Jim McKay was one of what I once called the "big game" announcers: whenever you heard his voice on television, you knew there was something big going on. Unlike most of the other announcers in that category - Curt Gowdy, Pat Summerall, Lindsay Nelson, for example - Jim McKay wasn't necessarily doing the biggest game in town - but there was something about him that made whatever he was doing important.
That's not to say that, in a lifetime spent "spanning the globe," McKay didn't cover the big events. The Olympics, the Masters, U.S., and British Opens, the Indy 500, the Grand Prix of Monaco and the 24 hours of LeMans, the Grey Cup, the World Cup, the Kentucky Derby, Wimbledon, figure skating, track and field - how's that for starters?
But Jim McKay had that rare ability to transcend the event he was covering, to make it important because the people participating in it were important. And for McKay, anyone taking part in an athletic event was important. In his charming autobiography The Real McKay, he tells the story of being in Islip, New York covering a demolition derby for Wide World of Sports. Interviewing the winner, McKay was inclined to treat the whole thing as a lark. But it was no lark to the winner, who had just won the demolition derby "world championship" and discussed his strategy as seriously as would any other athlete. McKay learned a valuable lesson that day: "I had committed an unforgivable bit of gaucherie, looking down on this man in a condescending manner during what he considered the greatest moment of his life." From then on, McKay said, he tried to approach all sports "through the eyes of its competitors."

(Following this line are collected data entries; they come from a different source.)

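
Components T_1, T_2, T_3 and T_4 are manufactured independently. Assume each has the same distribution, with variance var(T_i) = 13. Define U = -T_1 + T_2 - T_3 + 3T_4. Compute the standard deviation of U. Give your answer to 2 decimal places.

By independence, var(U) = (-1)²var(T_1) + (1)²var(T_2) + (-1)²var(T_3) + (3)²var(T_4)
= (-1)²·13 + (1)²·13 + (-1)²·13 + (3)²·13 = 156
σ(U) = √156 ≈ 12.49

12.49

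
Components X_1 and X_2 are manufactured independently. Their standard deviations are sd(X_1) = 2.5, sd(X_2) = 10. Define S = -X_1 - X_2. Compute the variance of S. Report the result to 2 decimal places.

106.25

V(X_1) = 6.25, V(X_2) = 100
By independence, V(S) = (-1)²V(X_1) + (-1)²V(X_2)
= (-1)²·6.25 + (-1)²·100 = 106.25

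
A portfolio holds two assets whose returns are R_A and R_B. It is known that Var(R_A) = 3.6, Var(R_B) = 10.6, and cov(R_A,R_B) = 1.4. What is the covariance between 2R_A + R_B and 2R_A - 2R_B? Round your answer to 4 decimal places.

cov(2R_A + R_B, 2R_A - 2R_B) = (2)(2)Var(R_A) + (1)(-2)Var(R_B) + [(2)(-2) + (1)(2)]cov(R_A,R_B)
= 4·3.6 + -2·10.6 + -2·1.4 = -9.6

-9.6000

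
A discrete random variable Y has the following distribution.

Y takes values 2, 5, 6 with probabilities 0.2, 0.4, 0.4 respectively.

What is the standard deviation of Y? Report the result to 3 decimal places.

E[Y] = (2)(0.2) + (5)(0.4) + (6)(0.4) = 4.8
E[Y²] = (2)²(0.2) + (5)²(0.4) + (6)²(0.4) = 25.2
Var(Y) = E[Y²] − (E[Y])² = 25.2 − (4.8)² = 2.16
σ(Y) = √2.16 ≈ 1.470

1.470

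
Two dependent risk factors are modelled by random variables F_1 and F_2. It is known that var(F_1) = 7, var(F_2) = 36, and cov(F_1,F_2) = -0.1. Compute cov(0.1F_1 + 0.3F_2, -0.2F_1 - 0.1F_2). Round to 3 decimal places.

cov(0.1F_1 + 0.3F_2, -0.2F_1 - 0.1F_2) = (0.1)(-0.2)var(F_1) + (0.3)(-0.1)var(F_2) + [(0.1)(-0.1) + (0.3)(-0.2)]cov(F_1,F_2)
= -0.02·7 + -0.03·36 + -0.07·-0.1 = -1.213

-1.213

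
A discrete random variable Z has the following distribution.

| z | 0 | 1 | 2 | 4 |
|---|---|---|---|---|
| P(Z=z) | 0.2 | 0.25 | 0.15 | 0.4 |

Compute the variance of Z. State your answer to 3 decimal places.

2.628

E[Z] = (0)(0.2) + (1)(0.25) + (2)(0.15) + (4)(0.4) = 2.15
E[Z²] = (0)²(0.2) + (1)²(0.25) + (2)²(0.15) + (4)²(0.4) = 7.25
Var(Z) = E[Z²] − (E[Z])² = 7.25 − (2.15)² = 2.6275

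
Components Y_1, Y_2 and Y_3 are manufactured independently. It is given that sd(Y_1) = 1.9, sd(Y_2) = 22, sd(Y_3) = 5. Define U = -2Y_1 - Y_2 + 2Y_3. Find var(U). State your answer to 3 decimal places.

598.440

var(Y_1) = 3.61, var(Y_2) = 484, var(Y_3) = 25
By independence, var(U) = (-2)²var(Y_1) + (-1)²var(Y_2) + (2)²var(Y_3)
= (-2)²·3.61 + (-1)²·484 + (2)²·25 = 598.44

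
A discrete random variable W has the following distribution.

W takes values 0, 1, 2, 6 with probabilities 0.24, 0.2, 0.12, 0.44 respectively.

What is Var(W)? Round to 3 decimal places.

E[W] = (0)(0.24) + (1)(0.2) + (2)(0.12) + (6)(0.44) = 3.08
E[W²] = (0)²(0.24) + (1)²(0.2) + (2)²(0.12) + (6)²(0.44) = 16.52
Var(W) = E[W²] − (E[W])² = 16.52 − (3.08)² = 7.0336

7.034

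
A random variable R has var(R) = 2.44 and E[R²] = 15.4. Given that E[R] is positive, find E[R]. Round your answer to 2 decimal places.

3.60

(E[R])² = E[R²] − var(R) = 15.4 − 2.44 = 12.96
E[R] = √12.96 = 3.6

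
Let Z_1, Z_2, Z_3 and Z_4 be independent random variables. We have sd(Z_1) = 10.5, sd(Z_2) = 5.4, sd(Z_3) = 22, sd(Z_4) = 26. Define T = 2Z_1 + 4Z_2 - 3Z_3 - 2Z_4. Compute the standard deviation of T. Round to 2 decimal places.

Var(Z_1) = 110.25, Var(Z_2) = 29.16, Var(Z_3) = 484, Var(Z_4) = 676
By independence, Var(T) = (2)²Var(Z_1) + (4)²Var(Z_2) + (-3)²Var(Z_3) + (-2)²Var(Z_4)
= (2)²·110.25 + (4)²·29.16 + (-3)²·484 + (-2)²·676 = 7967.56
sd(T) = √7967.56 ≈ 89.26

89.26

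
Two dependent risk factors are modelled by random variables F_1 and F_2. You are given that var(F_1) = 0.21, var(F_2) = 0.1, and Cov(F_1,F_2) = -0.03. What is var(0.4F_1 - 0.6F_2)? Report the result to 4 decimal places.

var(0.4F_1 - 0.6F_2) = (0.4)²·var(F_1) + (-0.6)²·var(F_2) + 2·(0.4)·(-0.6)·Cov(F_1,F_2)
= 0.16·0.21 + 0.36·0.1 + -0.48·-0.03 = 0.084

0.0840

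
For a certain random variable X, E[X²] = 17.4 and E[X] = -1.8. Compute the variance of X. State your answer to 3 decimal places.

V(X) = 17.4 − (-1.8)² = 14.16

14.160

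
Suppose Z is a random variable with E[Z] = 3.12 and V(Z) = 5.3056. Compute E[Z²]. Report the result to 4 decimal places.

E[Z²] = V(Z) + (E[Z])² = 5.3056 + (3.12)² = 15.04

15.0400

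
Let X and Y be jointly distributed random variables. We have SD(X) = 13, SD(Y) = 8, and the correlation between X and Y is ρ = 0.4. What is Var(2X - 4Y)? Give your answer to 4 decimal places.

1034.4000

Var(X) = (13)² = 169;  Var(Y) = (8)² = 64
cov(X,Y) = ρ·SD(X)·SD(Y) = 0.4·13·8 = 41.6
Var(2X - 4Y) = (2)²·Var(X) + (-4)²·Var(Y) + 2·(2)·(-4)·cov(X,Y)
= 4·169 + 16·64 + -16·41.6 = 1034.4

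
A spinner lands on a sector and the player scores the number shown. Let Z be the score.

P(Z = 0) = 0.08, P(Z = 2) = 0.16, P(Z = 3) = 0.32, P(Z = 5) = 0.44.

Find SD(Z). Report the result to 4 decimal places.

1.5523

E[Z] = (0)(0.08) + (2)(0.16) + (3)(0.32) + (5)(0.44) = 3.48
E[Z²] = (0)²(0.08) + (2)²(0.16) + (3)²(0.32) + (5)²(0.44) = 14.52
var(Z) = E[Z²] − (E[Z])² = 14.52 − (3.48)² = 2.4096
SD(Z) = √2.4096 ≈ 1.5523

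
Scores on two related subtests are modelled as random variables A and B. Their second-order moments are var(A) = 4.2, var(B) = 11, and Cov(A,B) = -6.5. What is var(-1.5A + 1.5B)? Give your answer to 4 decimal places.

63.4500

var(-1.5A + 1.5B) = (-1.5)²·var(A) + (1.5)²·var(B) + 2·(-1.5)·(1.5)·Cov(A,B)
= 2.25·4.2 + 2.25·11 + -4.5·-6.5 = 63.45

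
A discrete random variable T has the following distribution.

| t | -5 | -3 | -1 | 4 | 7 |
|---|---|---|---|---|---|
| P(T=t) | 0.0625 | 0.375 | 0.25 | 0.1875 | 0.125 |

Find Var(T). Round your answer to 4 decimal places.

E[T] = (-5)(0.0625) + (-3)(0.375) + (-1)(0.25) + (4)(0.1875) + (7)(0.125) = -0.0625
E[T²] = (-5)²(0.0625) + (-3)²(0.375) + (-1)²(0.25) + (4)²(0.1875) + (7)²(0.125) = 14.3125
Var(T) = E[T²] − (E[T])² = 14.3125 − (-0.0625)² = 14.30859375

14.3086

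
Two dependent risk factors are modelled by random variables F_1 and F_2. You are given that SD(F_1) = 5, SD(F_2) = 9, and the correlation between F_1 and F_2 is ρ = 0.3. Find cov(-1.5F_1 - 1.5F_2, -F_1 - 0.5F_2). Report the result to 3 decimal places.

V(F_1) = (5)² = 25;  V(F_2) = (9)² = 81
cov(F_1,F_2) = ρ·SD(F_1)·SD(F_2) = 0.3·5·9 = 13.5
cov(-1.5F_1 - 1.5F_2, -F_1 - 0.5F_2) = (-1.5)(-1)V(F_1) + (-1.5)(-0.5)V(F_2) + [(-1.5)(-0.5) + (-1.5)(-1)]cov(F_1,F_2)
= 1.5·25 + 0.75·81 + 2.25·13.5 = 128.625

128.625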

We should also remember that Jim McKay didn't start out in sports, nor did he start out with the name McKay. His real name was Jim McManus, and he got his television start in Baltimore, as a serious news journalist. He worked with people like Douglas Edwards, interviewed scientists, and covered presidential inaugurations, or at least the parades. When he became host of a daily variety show in Baltimore, he was asked to change his last name so that the show could be called "The Real McKay." He did so, grudgingly, but always thought of himself as McManus and retained the name for the family that played such an important role in his life.
It should be no surprise, then, that McKay proved himself more than equal to the task at his most famous, and most tragic, appearance - covering the massacre of the Israeli athletes at the 1972 Munich Olympics. He won a Peabody for that, to go along with the Emmys that would mark his stellar career. They were all well deserved.
There was also McKay the family man; he refered to he and his wife Margaret as "a team," and credited that "team" for much of his professional and personal success. He understood that hard work was essential to a successful marriage and family, and believed that a common faith and shared interests had much to do with it. He was proud of his son, Sean McManus, who became president of CBS sports and news, and equally proud of his daughter Mary, a counselor. Of the life he and his wife shared, he wrote, "There is little more we could ask for."
McKay always felt it was a priviledge to have the job he had, to see the places and cover the events to which he was taken on Wide World, but in fact the priviledge was ours as well, to be able to hear him take us there. He was one of the last of a (literally) dying breed, the sportscaster who put the game ahead of himself. Vin Scully, Pat Summerall, Dick Enberg - the numbers seem to dwindle every time we turn around.
"They're all gone," Jim McKay famously said as word was passed to him of the deaths of the Israeli athletes at the Olympics. With his passing today, the giants of sports broadcasting are one step closer to being all gone as well.